Ce parcours illustre la naissance progressive d’un secteur longtemps marqué par des pratiques très hétérogènes, avant d’être encadré par des textes réglementaires puis par un organisme de contrôle dédié.
Vidocq, un personnage hors du commun
Né à Arras en 1775, Eugène-François Vidocq connaît une jeunesse mouvementée : engagements militaires, désertions, condamnations, évasions et séjours au bagne marquent son parcours avant son rapprochement avec la police.
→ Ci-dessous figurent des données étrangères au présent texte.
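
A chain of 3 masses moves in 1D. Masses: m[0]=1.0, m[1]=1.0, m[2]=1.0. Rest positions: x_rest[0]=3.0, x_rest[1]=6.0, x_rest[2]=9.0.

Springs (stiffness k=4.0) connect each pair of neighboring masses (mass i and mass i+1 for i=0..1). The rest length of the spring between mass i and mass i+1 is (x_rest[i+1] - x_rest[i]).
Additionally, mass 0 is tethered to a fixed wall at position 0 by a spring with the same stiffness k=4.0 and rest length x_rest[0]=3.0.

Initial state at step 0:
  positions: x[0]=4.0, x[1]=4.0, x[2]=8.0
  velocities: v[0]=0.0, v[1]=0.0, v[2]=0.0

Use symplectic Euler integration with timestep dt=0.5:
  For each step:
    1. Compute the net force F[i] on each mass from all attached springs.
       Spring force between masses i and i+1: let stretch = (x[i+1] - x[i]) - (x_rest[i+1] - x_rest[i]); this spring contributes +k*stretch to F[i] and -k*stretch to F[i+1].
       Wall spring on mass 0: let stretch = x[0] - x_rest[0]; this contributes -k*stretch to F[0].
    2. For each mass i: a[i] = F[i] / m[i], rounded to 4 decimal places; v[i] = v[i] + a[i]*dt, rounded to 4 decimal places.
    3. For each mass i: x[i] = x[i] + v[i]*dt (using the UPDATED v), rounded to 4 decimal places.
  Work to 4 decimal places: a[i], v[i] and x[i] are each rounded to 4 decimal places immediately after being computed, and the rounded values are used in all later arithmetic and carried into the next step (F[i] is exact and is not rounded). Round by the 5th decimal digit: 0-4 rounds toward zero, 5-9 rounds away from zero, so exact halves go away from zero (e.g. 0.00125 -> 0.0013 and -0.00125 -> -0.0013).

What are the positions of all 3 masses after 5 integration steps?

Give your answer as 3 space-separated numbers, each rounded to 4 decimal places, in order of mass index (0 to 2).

Answer: 6.0000 4.0000 11.0000

Derivation:
Step 0: x=[4.0000 4.0000 8.0000] v=[0.0000 0.0000 0.0000]
Step 1: x=[0.0000 8.0000 7.0000] v=[-8.0000 8.0000 -2.0000]
Step 2: x=[4.0000 3.0000 10.0000] v=[8.0000 -10.0000 6.0000]
Step 3: x=[3.0000 6.0000 9.0000] v=[-2.0000 6.0000 -2.0000]
Step 4: x=[2.0000 9.0000 8.0000] v=[-2.0000 6.0000 -2.0000]
Step 5: x=[6.0000 4.0000 11.0000] v=[8.0000 -10.0000 6.0000]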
À partir de ses expériences dans le monde criminel, il propose ses services pour identifier les détenus sous de fausses identités. Il devient ensuite agent secret, puis chef de la Police de Sûreté, où il recrute notamment parmi d’anciens membres du milieu.
Après avoir quitté ses fonctions, Vidocq fonde en 1833 le Bureau de Renseignements pour le Commerce, souvent présenté comme l’une des premières agences privées de détectives et de renseignements au monde.
Une profession longtemps trouble et peu encadrée
Au XIXe siècle, de nombreuses sociétés inspirées par ce modèle apparaissent. Mais les pratiques du secteur restent très inégales : enquêtes commerciales, surveillance, pressions, malversations ou activités à la limite du droit contribuent à noircir l’image de la profession.
À la fin du XIXe siècle et au début du XXe siècle, la sécurité privée prend aussi la forme de polices internes d’entreprises, notamment dans les grands magasins et dans l’industrie. Ces services sont parfois utilisés dans des contextes de tensions sociales ou de conflits avec les syndicats.
Dans les années 1960 et 1970, le secteur continue de souffrir d’une image ambiguë, associée à l’utilisation de “gros bras”, à certains conflits sociaux et à des pratiques insuffisamment contrôlées.
De la loi 83-629 au Livre VI du Code de la sécurité intérieure
Plusieurs drames et dérives conduisent l’État à encadrer progressivement les activités privées de sécurité. Le texte fondateur est la loi 83-629 du 12 juillet 1983, qui réglemente les activités privées de sécurité.
Bureau de Renseignements pour le Commerce
Vidocq crée une structure privée de renseignement destinée notamment aux commerçants.
Loi 83-629
Premier texte fondateur de la réglementation des activités privées de sécurité.
Création du CNAPS
La LOPPSI 2 crée le Conseil national des activités privées de sécurité, chargé de contrôler l’accès à la profession et l’application des textes.
Livre VI du CSI
Le Livre VI du Code de la sécurité intérieure remplace l’ancienne loi de 1983 comme socle de référence des activités privées de sécurité.